Using subheadings such as collaging, blurring, and deforming, I’ve been able to delve deeper into how artists understand the theory of distortion. It’s been a massive help in the fact of just learning how each artist understands the theory and use it to relate within their works. As happy as I am with the build of certain areas within the proposal, I still feel like I could maybe of expanded areas and even researched further into sleep paralysis to get to grips with comparing how my work goes against or relates to the other artists work.

I have also gone onto using a couple of theorists named Louis Althusser and Clement Greenberg. Althusser made a strong argument which explained basically needing the conceptualisation or text/explanation of the artists work to get a true understanding of the art. So adding that he may argue for one to really define why I’ve chosen distortion as a theory and considering the ‘differential’ specificities has made an interesting debate within my proposal to how we as artists see our own work. Greenberg looks more into the medium specificties and considering the theory of what actually do we as artists see as the medium when creating our art. I was able to consider maybe my mind being the medium as in theory it is the original route to the ongoing creations of my practice.

I do worry that I ramble on sometimes and maybe when I do find a relatively strong quote as such, I lose the substance and go off track. At this point I do feel it’s the best time to venture into different areas to be able to find out where I need to focus in the build up to the dissertation.

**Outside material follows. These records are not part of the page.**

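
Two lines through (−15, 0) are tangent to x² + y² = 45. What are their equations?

x − 2y = −15 and x + 2y = −15

Write the tangent as mx − y + (0 − m·(−15)) = 0 and set its distance from the centre to 3√5:
[m·(15) − (0)]² = 45(m² + 1)
4m² − 1 = 0, so m = 1/2 or m = −1/2.
With m = 1/2: x − 2y = −15. With m = −1/2: x + 2y = −15.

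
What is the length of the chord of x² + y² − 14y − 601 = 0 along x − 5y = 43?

8√26

The distance from (0, 7) to the line is 78/√26, and r² = 650.
Chord = 2√(r² − d²) = 2·√(416) = 8√26.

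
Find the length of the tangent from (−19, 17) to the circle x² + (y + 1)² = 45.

8√10

The centre is (0, −1) and r = 3√5. The square of the distance from P to the centre is 361 + 324 = 685.
The tangent meets the radius at right angles, so tangent² = |PO|² − r² = 685 − 45 = 640.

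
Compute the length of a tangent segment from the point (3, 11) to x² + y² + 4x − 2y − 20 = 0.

Centre (−2, 1), r² = 25. |PO|² = (5)² + (10)² = 125.
By the tangent–radius right angle, tangent length = √(|PO|² − r²) = √100 = 10.

10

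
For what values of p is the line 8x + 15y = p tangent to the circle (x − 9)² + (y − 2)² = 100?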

Bruce Nauman’s weird installations and video work have lately help me to open up a new door within my art and find many pointers for within the proposal. Considering the many ways you can look at the theory of distortion just pushes new possibilities and I hope to keep reading and developing my practise to a point ready for assessment.

Breakdowning proposal

Introduction:

What is Distortion?

How do I wish to discuss this topic within relation to my own practise? – How I wish to break the heading into subheadings: such as layering, blurring, deforming. – Artists in relation and how their work’s relate to the theories. – Is there a main aspect of something within their work which demonstrates the theories effectively?

How medium and differential specificties come into play? – What do these specificties mean? – What are they within the theories/theorists/artists explainings-

  • Understanding distortion, not only through the sub-headings but through specificties also.